‘Evil’ killer refuses to say where he hid grandmother’s body
A SCOTS pensioner has been branded ‘the personification of evil’ after being found guilty of murdering a grandmother he had been in a relationship with.
Andrew Watson, 79, bludgeoned Lise Fredette to death with a shovel in Canada, before dumping her body. She has never been found.
Prosecutors told jurors at Peterborough Superior Court of Justice, in Ontario, that Watson, who is originally from Edinburgh, was a ‘jilted and controlling’ ex-boyfriend who had killed 74-year-old Miss Fredette as the ‘final act of harassing her’.
He was arrested ten days after the grandmother was last seen – leaving her job at a Walmart store on November 12, 2014. Her glasses and keys were found next to her car at her home and there was blood on her drive.
Watson refused the trial judge’s pleading for him to end the torment of Miss Fredette’s family by revealed where he had buried her body. After the jury had found him guilty, Justice Hugh O’Connell said: ‘Mr Watson, the road is now over for you. If you have a heart, sir, I would strongly suggest you speak to put closure to this, so this family can lay this very kind, compassionate woman to her proper rest.’ Watson replied: ‘No thanks.’ The judge told Miss Fredette’s family and friends sitting in the courtroom: ‘It seems to me Mr Watson is a completely, utterly empty vessel, concerned with only one thing: himself.
‘There are people, regrettably, like Mr Watson who are the personification of evil.’
Watson, who emigrated to Canada several years ago and worked as a government office clerk, now faces spending the rest of his life in prison.

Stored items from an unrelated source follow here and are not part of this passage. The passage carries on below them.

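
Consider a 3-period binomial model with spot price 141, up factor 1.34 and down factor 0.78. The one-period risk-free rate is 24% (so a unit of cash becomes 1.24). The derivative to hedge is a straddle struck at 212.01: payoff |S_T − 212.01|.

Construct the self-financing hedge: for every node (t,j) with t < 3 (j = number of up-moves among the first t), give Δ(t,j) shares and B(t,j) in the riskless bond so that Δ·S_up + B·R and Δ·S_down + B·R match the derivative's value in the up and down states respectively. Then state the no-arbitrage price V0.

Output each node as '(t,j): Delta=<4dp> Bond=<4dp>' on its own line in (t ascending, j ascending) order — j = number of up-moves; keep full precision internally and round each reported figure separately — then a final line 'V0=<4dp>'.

Since d<R<u, set p* = (R−d)/(u−d) = 0.8214; price each node as the discounted p*-expectation of its children.
Terminal payoffs: V(3,0)=145.0982, V(3,1)=97.0589, V(3,2)=14.5299, V(3,3)=127.2507
(2,0): S=85.7844. Δ = (V_up−V_dn)/(S_up−S_dn) = (97.0589−145.0982)/(114.9511−66.9118) = -1.0000. V = [p*·97.0589 + (1−p*)·145.0982]/1.24 = 85.1914. B = V − Δ·S = 170.9758.
(2,1): S=147.3732. Δ = (V_up−V_dn)/(S_up−S_dn) = (14.5299−97.0589)/(197.4801−114.9511) = -1.0000. V = [p*·14.5299 + (1−p*)·97.0589]/1.24 = 23.6026. B = V − Δ·S = 170.9758.
(2,2): S=253.1796. Δ = (V_up−V_dn)/(S_up−S_dn) = (127.2507−14.5299)/(339.2607−197.4801) = 0.7950. V = [p*·127.2507 + (1−p*)·14.5299]/1.24 = 86.3887. B = V − Δ·S = -114.8984.
(1,0): S=109.9800. Δ = (V_up−V_dn)/(S_up−S_dn) = (23.6026−85.1914)/(147.3732−85.7844) = -1.0000. V = [p*·23.6026 + (1−p*)·85.1914]/1.24 = 27.9037. B = V − Δ·S = 137.8837.
(1,1): S=188.9400. Δ = (V_up−V_dn)/(S_up−S_dn) = (86.3887−23.6026)/(253.1796−147.3732) = 0.5934. V = [p*·86.3887 + (1−p*)·23.6026]/1.24 = 60.6265. B = V − Δ·S = -51.4915.
(0,0): S=141.0000. Δ = (V_up−V_dn)/(S_up−S_dn) = (60.6265−27.9037)/(188.9400−109.9800) = 0.4144. V = [p*·60.6265 + (1−p*)·27.9037]/1.24 = 44.1800. B = V − Δ·S = -14.2536.
Each (Δ,B) replicates both successor values, so the strategy is self-financing and V0 is arbitrage-free.

(0,0): Delta=0.4144 Bond=-14.2536
(1,0): Delta=-1.0000 Bond=137.8837
(1,1): Delta=0.5934 Bond=-51.4915
(2,0): Delta=-1.0000 Bond=170.9758
(2,1): Delta=-1.0000 Bond=170.9758
(2,2): Delta=0.7950 Bond=-114.8984
V0=44.1800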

He is due to be sentenced later this month.
The court heard how he met Miss Fredette at a dance in Peterborough, where they both lived, in 2011 and the couple dated on and off before their relationship ended for good in April 2014.

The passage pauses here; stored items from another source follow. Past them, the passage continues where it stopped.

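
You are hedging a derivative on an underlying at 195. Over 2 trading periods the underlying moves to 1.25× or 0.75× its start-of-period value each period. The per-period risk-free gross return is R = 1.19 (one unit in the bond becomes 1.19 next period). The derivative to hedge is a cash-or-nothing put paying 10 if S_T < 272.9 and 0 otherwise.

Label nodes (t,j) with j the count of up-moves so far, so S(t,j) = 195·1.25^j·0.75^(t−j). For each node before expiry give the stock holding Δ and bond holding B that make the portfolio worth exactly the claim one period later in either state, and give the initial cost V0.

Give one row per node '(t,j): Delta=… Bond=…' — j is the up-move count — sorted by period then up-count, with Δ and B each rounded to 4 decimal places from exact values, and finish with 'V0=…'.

(0,0): Delta=-0.0758 Bond=16.3830
(1,0): Delta=0.0000 Bond=8.4034
(1,1): Delta=-0.0821 Bond=21.0084
V0=1.5931

Under the risk-neutral measure, an up-move has probability p* = (R−d)/(u−d) = 0.8800 and values discount at R = 1.19.
Terminal values V(2,·): V(2,0)=10.0000, V(2,1)=10.0000, V(2,2)=0.0000
(1,0): S=146.2500. Δ = (V_up−V_dn)/(S_up−S_dn) = (10.0000−10.0000)/(182.8125−109.6875) = 0.0000. V = [p*·10.0000 + (1−p*)·10.0000]/1.19 = 8.4034. B = V − Δ·S = 8.4034.
(1,1): S=243.7500. Δ = (V_up−V_dn)/(S_up−S_dn) = (0.0000−10.0000)/(304.6875−182.8125) = -0.0821. V = [p*·0.0000 + (1−p*)·10.0000]/1.19 = 1.0084. B = V − Δ·S = 21.0084.
(0,0): S=195.0000. Δ = (V_up−V_dn)/(S_up−S_dn) = (1.0084−8.4034)/(243.7500−146.2500) = -0.0758. V = [p*·1.0084 + (1−p*)·8.4034]/1.19 = 1.5931. B = V − Δ·S = 16.3830.
Check: Δ(0,0)·S0 + B(0,0) = 1.5931 = V0.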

Miss Fredette started dating another man a few months later, but Watson wouldn’t leave her alone. He sat outside her home and bombarded her with letters. In one letter, read to jurors, he wrote: ‘I’m very worried about you going to bed at 1am.
‘I keep wondering how you can have sex with someone you don’t love. Perhaps you should sit down and consider how you’re going to pay for this lifestyle.’

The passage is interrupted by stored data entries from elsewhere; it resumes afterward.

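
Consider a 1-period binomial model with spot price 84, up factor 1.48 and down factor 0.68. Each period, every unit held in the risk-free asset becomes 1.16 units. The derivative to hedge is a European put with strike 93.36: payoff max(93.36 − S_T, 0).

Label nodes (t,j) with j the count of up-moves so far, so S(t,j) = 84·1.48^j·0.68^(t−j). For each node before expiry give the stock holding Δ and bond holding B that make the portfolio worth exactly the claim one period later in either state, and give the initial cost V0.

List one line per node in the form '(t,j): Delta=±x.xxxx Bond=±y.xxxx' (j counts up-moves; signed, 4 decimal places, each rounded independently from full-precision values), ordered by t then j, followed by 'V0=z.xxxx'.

(0,0): Delta=-0.5393 Bond=57.7966
V0=12.4966

Risk-neutral probability p* = (R−d)/(u−d) = (1.16−0.68)/(1.48−0.68) = 0.6000.
Terminal values V(1,·): V(1,0)=36.2400, V(1,1)=0.0000
(0,0): S=84.0000. Δ = (V_up−V_dn)/(S_up−S_dn) = (0.0000−36.2400)/(124.3200−57.1200) = -0.5393. V = [p*·0.0000 + (1−p*)·36.2400]/1.16 = 12.4966. B = V − Δ·S = 57.7966.
Self-financing check: at every node Δ·S+B equals the discounted successor values.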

Miss Fredette contacted police about Watson in September 2014 and again in November, just days before she went missing.
Detectives searched a number of areas using dogs, heat-seeking equipment, divers and a groundpenetrating radar but have found no trace of the mother-of-two, who was declared dead days after she went missing. DNA testing revealed blood in the driveway belonged to Miss Fredette and a pool on the pavement was Watson’s. When police searched his home and car they found more blood. They seized rope, tarpaulin and a shovel from his basement.
The shovel was sitting in a bucket filled with liquid believed to be bleach. Blood belonging to both Miss Fredette and Watson was on the handle end and the victim’s blood was on the metal.
During the trial, Watson argued that the blood got there when the pair were gardening together.
Miss Fredette’s son, Stephane Leclerc, said he was still hopeful Watson would reveal where he hid her body. He said: ‘If he ever loved my mom, that would be the very least that he could say for us to be able to recover her, bring her home, give her some dignity. I’m hoping that Andrew Watson will see that in his heart.’